Le romancier fournit l’enseignement nécessaire à ses auditeurs afin de les mettre devant leurs responsabilités quant à la récupération de leur mémoire collective et à l’exaltation de leur identité et culture insulaires. Autant dire que l’impulsion judiciaire est ici mise en œuvre dans l’intention non seulement d’intenter un procès contre les colonialistes, mais aussi, et par-dessus tout, de dénoncer l’oubli dont sont victimes les Antillais. Il s’agit dès lors de retracer toutes les péripéties de l’histoire des Noirs, raflés sur le continent africain et transbordés vers le Nouveau Monde. C’est dans ce sens que le narrateur revient, dans Tout-Monde (1993), autant sur la manière dont l’Antillais subit les contrecoups de l’oubli que sur l’importance capitale de la mémorisation de son passé :
Ce que je voulais, c’est l’oubli, monsieur.

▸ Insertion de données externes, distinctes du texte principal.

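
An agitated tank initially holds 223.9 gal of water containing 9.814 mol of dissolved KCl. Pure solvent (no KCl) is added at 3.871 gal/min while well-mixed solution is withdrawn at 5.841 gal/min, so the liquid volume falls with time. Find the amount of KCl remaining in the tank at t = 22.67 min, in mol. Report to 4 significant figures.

Let m(t) be the amount of KCl. Volume: V(t) = V₀ + (Q_in − Q_out) t = 223.9 − 1.97000 t; V(22.67) = 179.240 gal.
Species balance (pure solvent in): dm/dt = −Q_out · m/V(t).
Separate: dm/m = −Q_out dt/V(t) ⇒ ln(m/m₀) = −(Q_out/(Q_in−Q_out)) ln(V/V₀).
m = m₀ (V₀/V)^(Q_out/(Q_in−Q_out)) = 9.814 × (223.9/179.240)^(-2.96497) = 5.07427 mol.

5.074 mol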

On m’a oubliée, tellement que je pèse à peine sur terre. Ce qui me retient sur la terre, c’est que plus je vais, plus je songe. Le poids de mémoire grandit pour moi, c’est ma manière de vieillir. On m’oublie, mais moi je n’oublie pas (245).
Précisons à ce propos que la véritable Histoire des transbordés n’est pas celle que les esclavagistes ont voulu méthodiquement évacuer, mais surtout celle que les Antillais vont forger ou édifier de leurs propres mains, comme le confirme l’auteur par la bouche de Mathieu dans La Lézarde (1958) : « L’histoire de notre peuple est à faire » (81). Cela revient à dire que ce n’est pas uniquement par le truchement du réquisitoire que l’écrivain compte faire le procès des dominateurs, mais surtout par le passage à l’acte, qui, lui, tiendra lieu de base pour l’édification de l’Histoire et de la culture antillaises. L’édification de ce monument ne peut s’ériger sous l’égide des parrains occidentaux : « Je ne sais pas (je vais grandir en cette histoire) qu’en la rivière est signifié le vrai travail du jour ; que cette courbe autour de la cité est pour cerner un peu d’humanité, pour rassurer les hommes, les aider. » (31), lira-t-on ainsi dans La Lézarde (1958). En bref, le vrai châtiment que le romancier peut infliger aux criminels occidentaux réside, avant tout autre chose, dans la création culturelle et consiste, pour les Antillais, à prendre leur sort en main et à vaquer à leur devenir. Sous ce rapport, d’après lequel le délibératif conditionne et couronne, en même temps, le judiciaire, l’Histoire prend une tout autre forme, comme l’a bien noté l’auteur dans Mahagony (1987) : « Les dates meurent vite, m’avait dit Raphael. Ne nous soucions pas de leur éphémère logique […] La date qui importe est celle d’avenir » (250).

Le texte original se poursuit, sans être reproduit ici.